After Parson’s accusation of hacking, the Missouri Highway Patrol’s digital forensic unit opened an investigation into the Post-Dispatch, which ended on Dec. 27, 2021, according to Fox2. The materials from the investigation were then handed over to Locke Thompson (R), the Cole County prosecuting attorney. 

On Feb. 11, 2022, Thompson issued a statement announcing his decision not to file charges against Renaud because “the issues at the heart of the investigation have been resolved through non-legal means[.]”

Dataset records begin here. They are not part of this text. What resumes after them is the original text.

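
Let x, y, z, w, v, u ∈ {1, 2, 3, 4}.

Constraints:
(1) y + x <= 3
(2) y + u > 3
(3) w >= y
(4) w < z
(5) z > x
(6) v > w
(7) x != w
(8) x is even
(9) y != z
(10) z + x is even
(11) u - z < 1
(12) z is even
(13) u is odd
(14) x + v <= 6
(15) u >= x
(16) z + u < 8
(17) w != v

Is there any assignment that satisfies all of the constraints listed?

Try x = 2, y = 1, z = 4, w = 1, v = 3, u = 3.
Check constraint 1: y + x = 3; constraint 2: y + u = 4. The remaining constraints are straightforward to verify.

Satisfiable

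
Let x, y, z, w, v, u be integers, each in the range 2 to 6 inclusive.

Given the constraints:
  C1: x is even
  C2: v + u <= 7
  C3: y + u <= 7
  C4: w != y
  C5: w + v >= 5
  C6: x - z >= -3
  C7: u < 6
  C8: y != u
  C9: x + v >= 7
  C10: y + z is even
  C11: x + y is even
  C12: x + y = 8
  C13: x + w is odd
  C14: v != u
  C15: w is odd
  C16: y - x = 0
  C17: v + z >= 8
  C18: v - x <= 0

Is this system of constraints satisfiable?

Setting (x, y, z, w, v, u) = (4, 4, 6, 3, 4, 3) satisfies everything: constraint 2: v + u = 7; constraint 3: y + u = 7; constraint 5: w + v = 7, and the others follow.

Satisfiable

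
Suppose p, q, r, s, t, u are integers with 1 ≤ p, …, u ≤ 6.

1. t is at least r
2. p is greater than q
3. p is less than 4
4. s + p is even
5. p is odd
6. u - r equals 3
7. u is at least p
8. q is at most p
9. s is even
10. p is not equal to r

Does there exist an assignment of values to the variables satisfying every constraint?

Constraint 9 makes s even and constraint 5 makes p odd, so s + p must be odd. Constraint 4 says s + p is even — contradiction.

Unsatisfiable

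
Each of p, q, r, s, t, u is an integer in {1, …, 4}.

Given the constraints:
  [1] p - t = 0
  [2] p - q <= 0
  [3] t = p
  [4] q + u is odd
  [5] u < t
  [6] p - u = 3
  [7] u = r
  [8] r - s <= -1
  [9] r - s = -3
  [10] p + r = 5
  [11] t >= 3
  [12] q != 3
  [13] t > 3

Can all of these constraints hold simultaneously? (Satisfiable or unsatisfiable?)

Try p = 4, q = 4, r = 1, s = 4, t = 4, u = 1.
Check constraint 1: p - t = 0; constraint 2: p - q = 0; constraint 6: p - u = 3. The remaining constraints are straightforward to verify.

Satisfiable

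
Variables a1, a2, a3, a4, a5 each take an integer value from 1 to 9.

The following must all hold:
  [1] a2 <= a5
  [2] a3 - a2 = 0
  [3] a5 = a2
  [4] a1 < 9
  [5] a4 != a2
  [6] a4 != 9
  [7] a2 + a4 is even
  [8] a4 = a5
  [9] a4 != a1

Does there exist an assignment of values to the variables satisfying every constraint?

From constraints 3 and 8, a4 = a5 = a2, so a4 = a2. But constraint 5 says a4 ≠ a2. Contradiction.

Unsatisfiable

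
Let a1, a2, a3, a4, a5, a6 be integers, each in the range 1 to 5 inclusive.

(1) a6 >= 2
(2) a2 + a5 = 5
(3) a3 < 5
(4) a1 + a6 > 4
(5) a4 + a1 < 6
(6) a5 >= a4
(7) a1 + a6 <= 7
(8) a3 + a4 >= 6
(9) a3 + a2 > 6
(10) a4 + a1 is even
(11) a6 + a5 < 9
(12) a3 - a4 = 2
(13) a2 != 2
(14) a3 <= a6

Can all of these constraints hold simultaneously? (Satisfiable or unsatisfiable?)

Satisfiable

Take a1 = 2, a2 = 3, a3 = 4, a4 = 2, a5 = 2, a6 = 4. Then constraint 2: a2 + a5 = 5; constraint 4: a1 + a6 = 6; constraint 5: a4 + a1 = 4, and every other listed constraint is also met.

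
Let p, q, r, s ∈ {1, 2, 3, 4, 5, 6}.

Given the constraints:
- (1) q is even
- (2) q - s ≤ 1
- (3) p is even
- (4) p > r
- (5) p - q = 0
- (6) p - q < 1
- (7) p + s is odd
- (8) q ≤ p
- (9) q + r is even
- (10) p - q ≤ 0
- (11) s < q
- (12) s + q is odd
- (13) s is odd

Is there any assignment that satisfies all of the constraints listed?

Take p = 6, q = 6, r = 4, s = 5. Then constraint 2: q - s = 1; constraint 5: p - q = 0; constraint 6: p - q = 0, and every other listed constraint is also met.

Satisfiable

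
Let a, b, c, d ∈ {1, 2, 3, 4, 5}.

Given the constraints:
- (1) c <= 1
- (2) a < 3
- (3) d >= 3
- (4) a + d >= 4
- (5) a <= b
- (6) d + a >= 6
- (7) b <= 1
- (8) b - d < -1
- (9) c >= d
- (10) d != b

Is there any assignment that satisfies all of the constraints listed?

From constraints 5 and 7: a ≤ b ≤ 1. From constraints 1 and 9: d ≤ c ≤ 1. Hence a + d ≤ 2. But constraint 4 requires a + d ≥ 4, and 4 > 2. Contradiction.

Unsatisfiable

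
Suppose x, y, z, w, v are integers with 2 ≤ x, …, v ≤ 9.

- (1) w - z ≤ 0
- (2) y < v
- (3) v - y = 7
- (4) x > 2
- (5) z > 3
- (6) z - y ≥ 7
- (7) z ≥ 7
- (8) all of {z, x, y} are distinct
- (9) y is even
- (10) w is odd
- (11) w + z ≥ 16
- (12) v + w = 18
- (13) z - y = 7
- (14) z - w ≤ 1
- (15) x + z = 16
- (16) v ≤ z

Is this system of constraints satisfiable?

Satisfiable

Take x = 7, y = 2, z = 9, w = 9, v = 9. Then constraint 1: w - z = 0; constraint 3: v - y = 7; constraint 6: z - y = 7, and every other listed constraint is also met.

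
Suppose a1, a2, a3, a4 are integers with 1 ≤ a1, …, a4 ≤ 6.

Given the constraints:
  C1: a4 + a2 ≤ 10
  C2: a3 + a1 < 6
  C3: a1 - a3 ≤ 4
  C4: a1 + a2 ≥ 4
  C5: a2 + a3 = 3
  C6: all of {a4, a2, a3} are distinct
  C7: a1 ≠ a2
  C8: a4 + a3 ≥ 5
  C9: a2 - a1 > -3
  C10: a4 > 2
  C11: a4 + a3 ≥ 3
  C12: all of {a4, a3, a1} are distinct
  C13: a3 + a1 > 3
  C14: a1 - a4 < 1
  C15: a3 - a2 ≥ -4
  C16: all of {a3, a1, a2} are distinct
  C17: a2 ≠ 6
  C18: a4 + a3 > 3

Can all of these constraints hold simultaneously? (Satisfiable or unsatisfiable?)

Satisfiable

The assignment a1 = 4, a2 = 2, a3 = 1, a4 = 5 works:
  constraint 1 holds since a4 + a2 = 7.
  constraint 2 holds since a3 + a1 = 5.
The rest check out directly.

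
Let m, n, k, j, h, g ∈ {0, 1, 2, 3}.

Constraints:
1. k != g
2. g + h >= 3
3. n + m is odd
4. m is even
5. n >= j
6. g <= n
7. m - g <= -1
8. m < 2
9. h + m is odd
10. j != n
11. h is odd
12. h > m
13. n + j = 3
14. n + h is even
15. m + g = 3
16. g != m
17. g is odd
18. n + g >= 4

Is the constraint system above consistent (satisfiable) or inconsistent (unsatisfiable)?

Satisfiable

Setting (m, n, k, j, h, g) = (0, 3, 1, 0, 3, 3) satisfies everything: constraint 2: g + h = 6; constraint 7: m - g = -3, and the others follow.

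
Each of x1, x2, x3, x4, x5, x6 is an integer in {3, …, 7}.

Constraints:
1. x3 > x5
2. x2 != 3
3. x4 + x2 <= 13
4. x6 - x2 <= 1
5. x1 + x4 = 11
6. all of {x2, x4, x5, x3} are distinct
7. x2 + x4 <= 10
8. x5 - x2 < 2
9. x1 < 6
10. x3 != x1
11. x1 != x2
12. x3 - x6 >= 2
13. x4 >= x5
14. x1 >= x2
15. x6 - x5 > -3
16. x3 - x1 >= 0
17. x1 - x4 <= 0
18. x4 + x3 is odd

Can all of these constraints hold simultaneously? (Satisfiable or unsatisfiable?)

One satisfying assignment is x1 = 5, x2 = 4, x3 = 7, x4 = 6, x5 = 5, x6 = 4.
For the less obvious constraints — constraint 3: x4 + x2 = 10; constraint 4: x6 - x2 = 0 — and the others hold by inspection.

Satisfiable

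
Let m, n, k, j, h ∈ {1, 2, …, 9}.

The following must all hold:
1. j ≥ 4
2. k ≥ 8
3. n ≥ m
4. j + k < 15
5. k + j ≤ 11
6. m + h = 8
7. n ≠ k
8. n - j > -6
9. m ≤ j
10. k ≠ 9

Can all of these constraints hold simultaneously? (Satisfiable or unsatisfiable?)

From constraint 2: k ≥ 8. From constraint 1: j ≥ 4. Hence k + j ≥ 12. But constraint 5 requires k + j ≤ 11, and 11 < 12. Contradiction.

Unsatisfiable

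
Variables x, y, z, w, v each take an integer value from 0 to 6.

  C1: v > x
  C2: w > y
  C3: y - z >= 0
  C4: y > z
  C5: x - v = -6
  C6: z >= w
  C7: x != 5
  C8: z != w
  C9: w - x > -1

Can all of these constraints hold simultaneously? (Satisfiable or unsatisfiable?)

Constraints 2, 4, and 6 give y < w, w ≤ z, z < y. Chaining: y < w ≤ z < y, which forces y < y — impossible.

Unsatisfiable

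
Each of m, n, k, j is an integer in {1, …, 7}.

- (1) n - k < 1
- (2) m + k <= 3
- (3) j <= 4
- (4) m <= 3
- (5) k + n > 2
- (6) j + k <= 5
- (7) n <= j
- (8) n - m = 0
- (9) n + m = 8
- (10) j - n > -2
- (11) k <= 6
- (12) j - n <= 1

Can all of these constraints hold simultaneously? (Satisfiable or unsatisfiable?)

Unsatisfiable

From constraints 3 and 7: n ≤ j ≤ 4. From constraint 4: m ≤ 3. Hence n + m ≤ 7. But constraint 9 requires n + m = 8, and 8 > 7. Contradiction.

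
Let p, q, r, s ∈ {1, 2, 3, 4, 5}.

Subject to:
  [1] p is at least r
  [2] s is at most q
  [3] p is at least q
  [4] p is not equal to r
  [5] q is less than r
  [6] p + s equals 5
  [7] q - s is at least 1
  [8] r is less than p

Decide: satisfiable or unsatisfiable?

Take p = 4, q = 2, r = 3, s = 1. Then constraint 1: p = 4, r = 3; constraint 6: p + s = 5; constraint 7: q - s = 1, and every other listed constraint is also met.

Satisfiable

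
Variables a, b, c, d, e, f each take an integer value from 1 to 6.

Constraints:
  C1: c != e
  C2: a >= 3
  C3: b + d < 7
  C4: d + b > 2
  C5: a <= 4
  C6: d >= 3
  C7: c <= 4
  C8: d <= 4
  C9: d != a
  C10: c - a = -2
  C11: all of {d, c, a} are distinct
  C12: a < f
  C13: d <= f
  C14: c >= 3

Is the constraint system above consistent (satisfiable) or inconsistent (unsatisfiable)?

Constraints 2, 5, 6, 7, 8, and 14 confine each of d, c, a to the 2 values {3, 4}.
Constraint 11 requires all 3 of them to be distinct, but only 2 values are available — impossible by the pigeonhole principle.

Unsatisfiable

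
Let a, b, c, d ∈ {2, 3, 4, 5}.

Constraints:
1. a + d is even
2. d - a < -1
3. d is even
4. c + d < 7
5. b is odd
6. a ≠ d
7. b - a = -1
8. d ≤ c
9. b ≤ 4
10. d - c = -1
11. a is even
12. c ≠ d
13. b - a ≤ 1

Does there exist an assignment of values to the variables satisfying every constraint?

Satisfiable

Try a = 4, b = 3, c = 3, d = 2.
Check constraint 2: d - a = -2; constraint 4: c + d = 5. The remaining constraints are straightforward to verify.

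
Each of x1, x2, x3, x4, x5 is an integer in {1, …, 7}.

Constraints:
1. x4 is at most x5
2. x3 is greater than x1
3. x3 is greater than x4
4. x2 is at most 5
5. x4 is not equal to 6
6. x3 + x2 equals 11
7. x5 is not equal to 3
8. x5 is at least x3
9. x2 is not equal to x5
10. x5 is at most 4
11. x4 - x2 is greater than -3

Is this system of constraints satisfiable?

From constraints 8 and 10: x3 ≤ x5 ≤ 4. From constraint 4: x2 ≤ 5. Hence x3 + x2 ≤ 9. But constraint 6 requires x3 + x2 = 11, and 11 > 9. Contradiction.

Unsatisfiable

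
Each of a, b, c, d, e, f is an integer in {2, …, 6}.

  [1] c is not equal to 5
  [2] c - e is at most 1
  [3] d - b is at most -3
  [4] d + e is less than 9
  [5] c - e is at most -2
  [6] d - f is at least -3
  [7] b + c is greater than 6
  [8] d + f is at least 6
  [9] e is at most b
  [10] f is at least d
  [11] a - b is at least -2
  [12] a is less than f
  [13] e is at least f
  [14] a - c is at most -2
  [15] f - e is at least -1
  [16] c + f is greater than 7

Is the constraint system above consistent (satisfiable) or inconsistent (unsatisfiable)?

Unsatisfiable

Constraints 3, 5, 6, 11, 14, and 15 give d − f ≥ -3, f − e ≥ -1, e − c ≥ 2, c − a ≥ 2, a − b ≥ -2, b − d ≥ 3.
Adding all 6 inequalities: the left sides telescope to 0, and the right sides sum to (-3) + (-1) + 2 + 2 + (-2) + 3 = 1. So 0 ≥ 1, which is false.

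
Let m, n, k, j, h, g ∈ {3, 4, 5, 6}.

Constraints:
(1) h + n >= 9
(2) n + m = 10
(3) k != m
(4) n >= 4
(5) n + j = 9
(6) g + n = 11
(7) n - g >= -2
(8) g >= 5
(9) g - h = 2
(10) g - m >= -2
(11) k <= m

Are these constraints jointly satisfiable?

Setting (m, n, k, j, h, g) = (5, 5, 3, 4, 4, 6) satisfies everything: constraint 1: h + n = 9; constraint 2: n + m = 10, and the others follow.

Satisfiable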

“As such, it is not in the best interest of Cole County citizens to utilize the significant resources and taxpayer dollars that would be necessary to pursue misdemeanor criminal charges in this case,” he wrote.

Thompson did not respond to the Missouri Independent’s request to clarify what he meant by “non-legal means.”

In a statement posted on Twitter, Renaud said the decision was a “relief” but does not “repair the harm done to me and my family.”

“My actions were entirely legal and consistent with established journalistic principles,” Renaud wrote. “This was a political persecution of a journalist, plain and simple.”

Gov. Parson’s spokeswoman, Kelli Jones, continued to call Renaud’s reporting “hacking” and a “clear violation” of the state’s laws on computer tampering.

“The state did its part by investigating and presenting its findings to the Cole County Prosecutor, who has elected not to press charges, as is his prerogative,” she said in a statement.

Throughout the probe, Parson had expressed confidence that Thompson would file charges.

Caso said the Post-Dispatch was “pleased the prosecutor recognized there was no legitimate basis for any charges against” Renaud or the newspaper.

“While an investigation of how the state allowed this information to be accessible was appropriate, the accusations against our reporter were unfounded and made to deflect embarrassment for the state’s failures and for political purposes,” he said in a statement.